Sarah Schlesinger is an Associate Professor of Clinical Investigation and Senior Attending Physician at The Rockefeller University. Schlesinger chairs The Rockefeller University Institutional Review Board and the research education and training committee, which is part of the Center for Clinical and Translational Science. She also serves as director of the Clinical Scholars Program and the Certificate in Clinical and Translational Sciences Program.

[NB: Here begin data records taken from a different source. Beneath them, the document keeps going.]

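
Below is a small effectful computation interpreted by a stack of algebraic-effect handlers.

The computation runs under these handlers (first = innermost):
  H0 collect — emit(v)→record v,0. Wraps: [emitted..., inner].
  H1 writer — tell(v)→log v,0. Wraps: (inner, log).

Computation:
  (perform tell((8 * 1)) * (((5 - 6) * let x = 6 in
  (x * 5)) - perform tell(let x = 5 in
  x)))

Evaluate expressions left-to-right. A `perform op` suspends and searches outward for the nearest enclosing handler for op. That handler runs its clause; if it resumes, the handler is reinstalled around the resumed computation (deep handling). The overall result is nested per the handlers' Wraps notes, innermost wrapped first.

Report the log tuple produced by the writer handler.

Answer: (8, 5)

Evaluation trace:
tell(8) @ H1 ⇒ log+=8
tell(5) @ H1 ⇒ log+=5
H0 returns [0]
H1 returns ([0], (8, 5))
= ([0], (8, 5))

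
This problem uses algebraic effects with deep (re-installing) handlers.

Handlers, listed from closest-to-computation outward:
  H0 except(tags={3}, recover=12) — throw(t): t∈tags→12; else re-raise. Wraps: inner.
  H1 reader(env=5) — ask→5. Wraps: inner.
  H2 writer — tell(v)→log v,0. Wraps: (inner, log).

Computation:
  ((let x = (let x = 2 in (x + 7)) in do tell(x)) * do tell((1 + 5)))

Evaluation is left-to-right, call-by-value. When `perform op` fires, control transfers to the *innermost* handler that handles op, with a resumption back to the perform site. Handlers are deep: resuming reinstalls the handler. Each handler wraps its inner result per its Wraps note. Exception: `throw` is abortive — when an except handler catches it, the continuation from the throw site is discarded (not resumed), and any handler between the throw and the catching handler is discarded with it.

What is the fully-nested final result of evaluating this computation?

Step-by-step:
tell(9) @ H2 ⇒ log+=9
tell(6) @ H2 ⇒ log+=6
H0 returns 0
H1 returns 0
H2 returns (0, (9, 6))
= (0, (9, 6))

Answer: (0, (9, 6))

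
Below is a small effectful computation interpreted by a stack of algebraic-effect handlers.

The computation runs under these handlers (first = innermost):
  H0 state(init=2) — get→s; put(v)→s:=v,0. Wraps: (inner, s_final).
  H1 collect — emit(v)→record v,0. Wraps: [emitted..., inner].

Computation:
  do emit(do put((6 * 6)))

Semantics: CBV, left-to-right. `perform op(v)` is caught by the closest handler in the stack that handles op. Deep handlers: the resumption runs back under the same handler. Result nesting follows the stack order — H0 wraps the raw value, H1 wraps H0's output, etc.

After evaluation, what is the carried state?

Answer: 36

Step-by-step:
put(36) @ H0 ⇒ s:=36
emit(0) @ H1 ⇒ out+=0
H0 returns (0, 36)
H1 returns [0, (0, 36)]
= [0, (0, 36)]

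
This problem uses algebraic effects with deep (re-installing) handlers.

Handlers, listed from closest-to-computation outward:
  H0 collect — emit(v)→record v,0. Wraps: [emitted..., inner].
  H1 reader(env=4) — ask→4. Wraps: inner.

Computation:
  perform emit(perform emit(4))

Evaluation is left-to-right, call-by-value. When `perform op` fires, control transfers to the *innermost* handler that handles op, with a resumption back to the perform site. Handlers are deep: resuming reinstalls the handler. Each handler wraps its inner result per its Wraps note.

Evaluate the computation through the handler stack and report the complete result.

Answer: [4, 0, 0]

Working:
emit(4) @ H0 ⇒ out+=4
emit(0) @ H0 ⇒ out+=0
H0 returns [4, 0, 0]
H1 returns [4, 0, 0]
= [4, 0, 0]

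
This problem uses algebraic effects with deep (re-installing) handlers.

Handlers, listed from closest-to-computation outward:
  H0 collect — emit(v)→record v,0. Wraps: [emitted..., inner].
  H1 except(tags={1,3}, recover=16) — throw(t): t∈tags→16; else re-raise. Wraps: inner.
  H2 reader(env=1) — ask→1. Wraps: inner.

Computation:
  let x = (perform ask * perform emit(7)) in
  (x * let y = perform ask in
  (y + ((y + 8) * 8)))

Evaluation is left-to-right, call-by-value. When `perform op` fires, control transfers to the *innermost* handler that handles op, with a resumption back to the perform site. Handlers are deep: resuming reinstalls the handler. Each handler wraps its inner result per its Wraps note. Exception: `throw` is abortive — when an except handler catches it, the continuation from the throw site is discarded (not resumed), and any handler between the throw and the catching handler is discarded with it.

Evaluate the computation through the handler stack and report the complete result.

Answer: [7, 0]

Step-by-step:
ask @ H2 ⇒ 1
emit(7) @ H0 ⇒ out+=7
ask @ H2 ⇒ 1
H0 returns [7, 0]
H1 returns [7, 0]
H2 returns [7, 0]
= [7, 0]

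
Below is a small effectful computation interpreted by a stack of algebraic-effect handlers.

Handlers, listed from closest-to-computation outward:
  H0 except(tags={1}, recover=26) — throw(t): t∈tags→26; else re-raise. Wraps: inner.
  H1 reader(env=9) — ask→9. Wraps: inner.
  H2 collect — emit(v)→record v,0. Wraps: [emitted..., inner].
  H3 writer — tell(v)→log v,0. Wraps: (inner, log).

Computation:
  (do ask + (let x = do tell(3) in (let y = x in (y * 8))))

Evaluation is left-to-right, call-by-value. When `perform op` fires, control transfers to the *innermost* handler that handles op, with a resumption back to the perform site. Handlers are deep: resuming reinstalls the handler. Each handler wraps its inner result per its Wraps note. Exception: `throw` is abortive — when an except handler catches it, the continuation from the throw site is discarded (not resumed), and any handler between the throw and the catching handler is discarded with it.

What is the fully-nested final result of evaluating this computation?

Answer: ([9], (3))

Step-by-step:
ask @ H1 ⇒ 9
tell(3) @ H3 ⇒ log+=3
H0 returns 9
H1 returns 9
H2 returns [9]
H3 returns ([9], (3))
= ([9], (3))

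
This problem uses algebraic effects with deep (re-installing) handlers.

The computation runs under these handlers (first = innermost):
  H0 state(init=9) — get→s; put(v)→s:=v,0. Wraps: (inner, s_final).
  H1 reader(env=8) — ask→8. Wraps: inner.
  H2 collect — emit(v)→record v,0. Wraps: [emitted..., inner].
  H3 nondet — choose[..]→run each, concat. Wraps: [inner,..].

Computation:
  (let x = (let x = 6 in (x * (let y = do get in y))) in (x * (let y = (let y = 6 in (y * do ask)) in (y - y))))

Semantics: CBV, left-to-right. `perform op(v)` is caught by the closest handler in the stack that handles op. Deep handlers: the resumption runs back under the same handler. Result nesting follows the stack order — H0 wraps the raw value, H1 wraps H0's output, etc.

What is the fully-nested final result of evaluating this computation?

Answer: [[(0, 9)]]

Step-by-step:
get @ H0 ⇒ 9
ask @ H1 ⇒ 8
H0 returns (0, 9)
H1 returns (0, 9)
H2 returns [(0, 9)]
H3 returns [[(0, 9)]]
= [[(0, 9)]]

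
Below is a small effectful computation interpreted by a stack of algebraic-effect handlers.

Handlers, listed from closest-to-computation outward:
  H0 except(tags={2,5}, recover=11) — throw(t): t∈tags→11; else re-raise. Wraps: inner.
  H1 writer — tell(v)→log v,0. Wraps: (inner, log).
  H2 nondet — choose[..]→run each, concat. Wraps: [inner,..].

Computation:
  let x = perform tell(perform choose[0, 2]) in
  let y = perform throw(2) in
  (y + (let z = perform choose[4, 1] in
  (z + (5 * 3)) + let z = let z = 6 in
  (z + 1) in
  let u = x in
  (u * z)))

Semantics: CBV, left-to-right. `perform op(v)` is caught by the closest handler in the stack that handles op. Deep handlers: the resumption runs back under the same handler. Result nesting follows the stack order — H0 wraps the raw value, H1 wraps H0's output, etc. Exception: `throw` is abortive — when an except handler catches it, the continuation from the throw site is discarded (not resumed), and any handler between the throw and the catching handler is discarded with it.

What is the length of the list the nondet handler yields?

Answer: 2

Step-by-step:
choose[0, 2] @ H2
  branch[0] choose=0:
    tell(0) @ H1 ⇒ log+=0
    throw(2) @ H0 caught ⇒ 11
    H1 returns (11, (0))
    H2 returns [(11, (0))]
  branch[1] choose=2:
    tell(2) @ H1 ⇒ log+=2
    throw(2) @ H0 caught ⇒ 11
    H1 returns (11, (2))
    H2 returns [(11, (2))]
= [(11, (0)), (11, (2))]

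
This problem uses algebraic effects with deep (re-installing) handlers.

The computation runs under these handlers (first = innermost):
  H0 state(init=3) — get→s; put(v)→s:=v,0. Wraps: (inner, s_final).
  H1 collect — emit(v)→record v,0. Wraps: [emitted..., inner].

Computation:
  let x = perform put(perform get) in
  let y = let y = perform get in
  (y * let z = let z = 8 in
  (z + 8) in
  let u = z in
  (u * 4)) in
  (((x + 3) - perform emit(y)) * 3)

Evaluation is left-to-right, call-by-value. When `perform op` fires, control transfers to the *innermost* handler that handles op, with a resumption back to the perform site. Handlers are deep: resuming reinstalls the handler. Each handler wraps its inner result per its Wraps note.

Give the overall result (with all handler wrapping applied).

Evaluation trace:
get @ H0 ⇒ 3
put(3) @ H0 ⇒ s:=3
get @ H0 ⇒ 3
emit(192) @ H1 ⇒ out+=192
H0 returns (9, 3)
H1 returns [192, (9, 3)]
= [192, (9, 3)]

Answer: [192, (9, 3)]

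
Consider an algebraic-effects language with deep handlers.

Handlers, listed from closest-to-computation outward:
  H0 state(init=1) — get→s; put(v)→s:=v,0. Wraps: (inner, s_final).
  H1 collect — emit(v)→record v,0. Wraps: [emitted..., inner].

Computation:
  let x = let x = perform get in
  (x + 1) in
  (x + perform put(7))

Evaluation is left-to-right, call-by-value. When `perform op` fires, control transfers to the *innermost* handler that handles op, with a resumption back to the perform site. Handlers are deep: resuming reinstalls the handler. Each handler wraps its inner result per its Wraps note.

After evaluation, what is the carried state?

Answer: 7

Step-by-step:
get @ H0 ⇒ 1
put(7) @ H0 ⇒ s:=7
H0 returns (2, 7)
H1 returns [(2, 7)]
= [(2, 7)]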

Previously, Schlesinger led clinical trials of 11 HIV vaccines and vaccine adjuvants. She also previously conducted the first HIV vaccine trial based on dendritic cells, which were discovered at Rockefeller in 1973 by Ralph M. Steinman and his mentor, Zanvil A. Cohn. Ralph’s discovery was recognized with the Nobel Prize in Physiology or Medicine in 2011.
In the steady state, dendritic cells capture antigens and travel to immune or lymphoid tissues, where they present the antigens to T cells, stimulating a robust immune response. But dendritic cells also play a seemingly opposite role, immune tolerance, silencing dangerous immune cells and preventing them from attacking the body’s own tissues. Working with Steinman, Schlesinger used dendritic cells to study and design treatments that can either enhance the immune system or silence its functions in an antigen- or disease-specific manner.